De filiação naturalista (ousado desvendamento dos chamados aspectos sujos ou baixos do comportamento humano ou da engrenagem social), a diretriz que estamos chamando de "desenvolta" é, basicamente, uma literatura de contestação à sociedade de consumo (que é a dominante hoje em todo mundo). Extremamente variada nas soluções encontradas pelos escritores que a constroem, ela se apresenta sob diversos registros: o do realismo cru/satírico; o do urbano/erótico ou a do naturalismo exacerbado que procede ao inventário mais ou menos indiscriminado do real enfocado.
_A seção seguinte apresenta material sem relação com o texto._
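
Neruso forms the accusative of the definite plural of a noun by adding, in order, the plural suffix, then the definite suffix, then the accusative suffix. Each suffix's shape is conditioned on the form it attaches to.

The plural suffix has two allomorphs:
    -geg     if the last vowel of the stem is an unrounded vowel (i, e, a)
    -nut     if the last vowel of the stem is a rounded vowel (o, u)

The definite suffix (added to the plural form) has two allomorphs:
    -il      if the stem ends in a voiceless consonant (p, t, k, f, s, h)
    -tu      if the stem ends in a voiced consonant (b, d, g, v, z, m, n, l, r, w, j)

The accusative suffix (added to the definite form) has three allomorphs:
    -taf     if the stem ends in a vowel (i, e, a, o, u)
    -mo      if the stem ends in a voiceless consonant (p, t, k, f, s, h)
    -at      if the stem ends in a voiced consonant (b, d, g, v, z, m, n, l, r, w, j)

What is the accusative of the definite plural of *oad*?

oadgegtutaf

Since the last vowel of *oad* is /a/ (an unrounded vowel), it takes -geg, giving *oadgeg*.
The final consonant of the plural form *oadgeg* is /g/, which is voiced, so the definite suffix is -tu, giving *oadgegtu*.
The definite form *oadgegtu* — final sound /u/ (a vowel) → -taf → *oadgegtutaf*.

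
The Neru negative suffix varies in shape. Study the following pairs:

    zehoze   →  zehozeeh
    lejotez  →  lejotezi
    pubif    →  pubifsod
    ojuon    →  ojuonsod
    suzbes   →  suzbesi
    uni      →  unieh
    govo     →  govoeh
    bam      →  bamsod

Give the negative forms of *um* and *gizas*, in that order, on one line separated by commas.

The suffix is conditioned by the final sound: -i when the stem ends in a sibilant (*lejotez*, *suzbes*); -sod when the stem ends in a non-sibilant consonant (*pubif*, *ojuon*, *bam*); -eh when the stem ends in a vowel (*zehoze*, *uni*, *govo*).
Since the final sound of *um* is /m/ (a non-sibilant consonant), it takes -sod, giving *umsod*.
*gizas*: final sound = /s/, a sibilant → -i → *gizasi*.

umsod, gizasi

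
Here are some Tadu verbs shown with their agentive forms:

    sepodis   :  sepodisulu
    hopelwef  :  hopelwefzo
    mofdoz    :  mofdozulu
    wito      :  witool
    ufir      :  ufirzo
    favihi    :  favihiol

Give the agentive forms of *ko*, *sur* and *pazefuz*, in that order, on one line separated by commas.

The alternation tracks the final sound of the stem — -ulu when the stem ends in a sibilant (*sepodis*, *mofdoz*); -zo when the stem ends in a non-sibilant consonant (*hopelwef*, *ufir*); -ol when the stem ends in a vowel (*wito*, *favihi*).
The final sound of *ko* is /o/, which is a vowel, so the suffix is -ol, giving *kool*.
*sur*: final sound = /r/, a non-sibilant consonant → -zo → *surzo*.
*pazefuz* — final sound /z/ (a sibilant) → -ulu → *pazefuzulu*.

kool, surzo, pazefuzulu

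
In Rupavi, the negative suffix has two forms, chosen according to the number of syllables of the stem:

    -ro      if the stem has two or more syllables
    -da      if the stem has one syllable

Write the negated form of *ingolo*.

ingoloro

*ingolo* has 3 syllables, so the suffix is -ro, giving *ingoloro*.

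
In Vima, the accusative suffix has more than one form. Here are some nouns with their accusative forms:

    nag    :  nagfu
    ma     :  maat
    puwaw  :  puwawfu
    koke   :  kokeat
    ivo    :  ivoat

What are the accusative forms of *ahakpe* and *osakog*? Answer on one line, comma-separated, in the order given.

ahakpeat, osakogfu

The pattern is consonant vs. vowel: -fu when the stem ends in a consonant (*nag*, *puwaw*); -at when the stem ends in a vowel (*ma*, *koke*, *ivo*).
The final sound of *ahakpe* is /e/, which is a vowel, so the suffix is -at, giving *ahakpeat*.
Since the final sound of *osakog* is /g/ (a consonant), it takes -fu, giving *osakogfu*.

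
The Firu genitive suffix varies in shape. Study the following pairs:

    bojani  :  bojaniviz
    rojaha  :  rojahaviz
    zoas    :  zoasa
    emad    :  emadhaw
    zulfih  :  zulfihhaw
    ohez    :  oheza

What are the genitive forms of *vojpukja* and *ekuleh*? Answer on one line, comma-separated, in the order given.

vojpukjaviz, ekulehhaw

The suffix is conditioned by the final sound: -a when the stem ends in a sibilant (*zoas*, *ohez*); -haw when the stem ends in a non-sibilant consonant (*emad*, *zulfih*); -viz when the stem ends in a vowel (*bojani*, *rojaha*).
The final sound of *vojpukja* is /a/, which is a vowel, so the suffix is -viz, giving *vojpukjaviz*.
The final sound of *ekuleh* is /h/, which is a non-sibilant consonant, so the suffix is -haw, giving *ekulehhaw*.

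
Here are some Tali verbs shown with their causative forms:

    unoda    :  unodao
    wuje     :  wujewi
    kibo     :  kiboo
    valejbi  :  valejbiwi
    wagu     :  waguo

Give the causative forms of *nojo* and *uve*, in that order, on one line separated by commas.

nojoo, uvewi

Looking at the last vowel of each stem: -wi when the last vowel of the stem is a front vowel (*wuje*, *valejbi*); -o when the last vowel of the stem is a back vowel (*unoda*, *kibo*, *wagu*).
Since the last vowel of *nojo* is /o/ (a back vowel), it takes -o, giving *nojoo*.
Since the last vowel of *uve* is /e/ (a front vowel), it takes -wi, giving *uvewi*.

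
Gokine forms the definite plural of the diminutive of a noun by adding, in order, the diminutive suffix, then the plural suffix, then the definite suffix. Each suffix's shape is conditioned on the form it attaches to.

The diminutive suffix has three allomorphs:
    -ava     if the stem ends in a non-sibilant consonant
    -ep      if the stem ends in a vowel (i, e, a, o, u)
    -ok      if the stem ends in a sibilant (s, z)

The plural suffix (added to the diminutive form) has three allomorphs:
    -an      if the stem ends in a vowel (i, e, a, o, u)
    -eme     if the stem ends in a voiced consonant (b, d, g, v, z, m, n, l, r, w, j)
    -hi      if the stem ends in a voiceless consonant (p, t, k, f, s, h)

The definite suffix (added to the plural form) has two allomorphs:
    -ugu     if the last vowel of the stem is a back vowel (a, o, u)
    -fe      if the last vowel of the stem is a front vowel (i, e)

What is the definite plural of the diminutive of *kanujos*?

Since the final sound of *kanujos* is /s/ (a sibilant), it takes -ok, giving *kanujosok*.
The diminutive form *kanujosok* — final sound /k/ (a voiceless consonant) → -hi → *kanujosokhi*.
The last vowel of the plural form *kanujosokhi* is /i/, which is a front vowel, so the definite suffix is -fe, giving *kanujosokhife*.

kanujosokhife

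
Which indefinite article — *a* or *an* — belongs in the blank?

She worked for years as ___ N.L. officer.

The indefinite article is chosen by the initial *sound* of the following word, not its spelling.
The initialism *N.L.* is read letter by letter; the first letter, N, is pronounced /ɛn/, which begins with a vowel sound.
So the article is *an*: She worked for years as an N.L. officer.

an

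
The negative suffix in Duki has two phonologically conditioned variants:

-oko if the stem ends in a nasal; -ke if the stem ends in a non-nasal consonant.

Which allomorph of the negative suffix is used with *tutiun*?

*tutiun*: final consonant = /n/, a nasal → -oko.

-oko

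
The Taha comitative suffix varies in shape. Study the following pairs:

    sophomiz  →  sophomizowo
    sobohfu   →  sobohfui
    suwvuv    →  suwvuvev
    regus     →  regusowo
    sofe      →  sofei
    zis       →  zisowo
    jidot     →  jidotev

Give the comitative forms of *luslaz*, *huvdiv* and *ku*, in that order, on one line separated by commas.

The suffix is conditioned by the final sound: -owo when the stem ends in a sibilant (*sophomiz*, *regus*, *zis*); -ev when the stem ends in a non-sibilant consonant (*suwvuv*, *jidot*); -i when the stem ends in a vowel (*sobohfu*, *sofe*).
The final sound of *luslaz* is /z/, which is a sibilant, so the suffix is -owo, giving *luslazowo*.
The final sound of *huvdiv* is /v/, which is a non-sibilant consonant, so the suffix is -ev, giving *huvdivev*.
*ku*: final sound = /u/, a vowel → -i → *kui*.

luslazowo, huvdivev, kui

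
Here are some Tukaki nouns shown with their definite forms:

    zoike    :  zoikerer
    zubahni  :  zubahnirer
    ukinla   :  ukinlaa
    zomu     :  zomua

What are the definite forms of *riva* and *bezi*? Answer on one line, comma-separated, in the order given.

rivaa, bezirer

The pattern is front/back vowel harmony: -rer when the last vowel of the stem is a front vowel (*zoike*, *zubahni*); -a when the last vowel of the stem is a back vowel (*ukinla*, *zomu*).
Since the last vowel of *riva* is /a/ (a back vowel), it takes -a, giving *rivaa*.
*bezi*: last vowel = /i/, a front vowel → -rer → *bezirer*.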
Amor, sexo, vitalidade, sátira, cinismo, baixeza, violência, ausência de calor humano, desespero frio ou sarcasmo corrosivo... são alguns dos elementos que podem ser encontrados nessa matéria "desenvolta", onde o "argumento", a "intriga" é o que menos conta. Sua principal meta é a desmistificação dos valores convencionais que nos governam. Através de banalíssimos acontecimentos filtram-se os motivos essenciais da narrativa: problemas morais ligados ao sexo (tabus da moral cristã), ou obsessão sexual amoral; o papel do acaso na determinação do destino; a violência gratuita; o esmagamento das aspirações humanas por um ambiente estreito e sem horizontes ou por um sistema hipócrita e asfixiante. Registrando as situações ou as relações humanas com uma objetividade, quase fotográfica por vezes, seu verismo desabrido é alimentado não pelo desejo de "documentar", mas por uma profunda tensão entre o sujeito e o mundo mistificado que o rodeia. Note-se, porém, que de modo geral não é uma literatura "fechada" à realização da condição humana, pois há nela como que uma explosão de forças vitais à procura de uma nova canalização para a ação, pressentida num amanhã bem próximo. Duas frases de Samuel Rawet definem bem esse estado de espírito que se abre para um novo humanismo: "Percebo que não preciso de respostas para prosseguir. Preciso de perguntas" e "Deus está no futuro". É esta, portanto, uma literatura que não busca respostas (como o foi a existencialista sartriana), mas que tenta descobrir novas perguntas... Embora nem todas as obras que relacionamos apresentem, evidentemente, a mesma violência ou a mesma cínica visão-de-mundo, todas participam da mesma natureza "desenvolta", insolente ou desabrida.

(...)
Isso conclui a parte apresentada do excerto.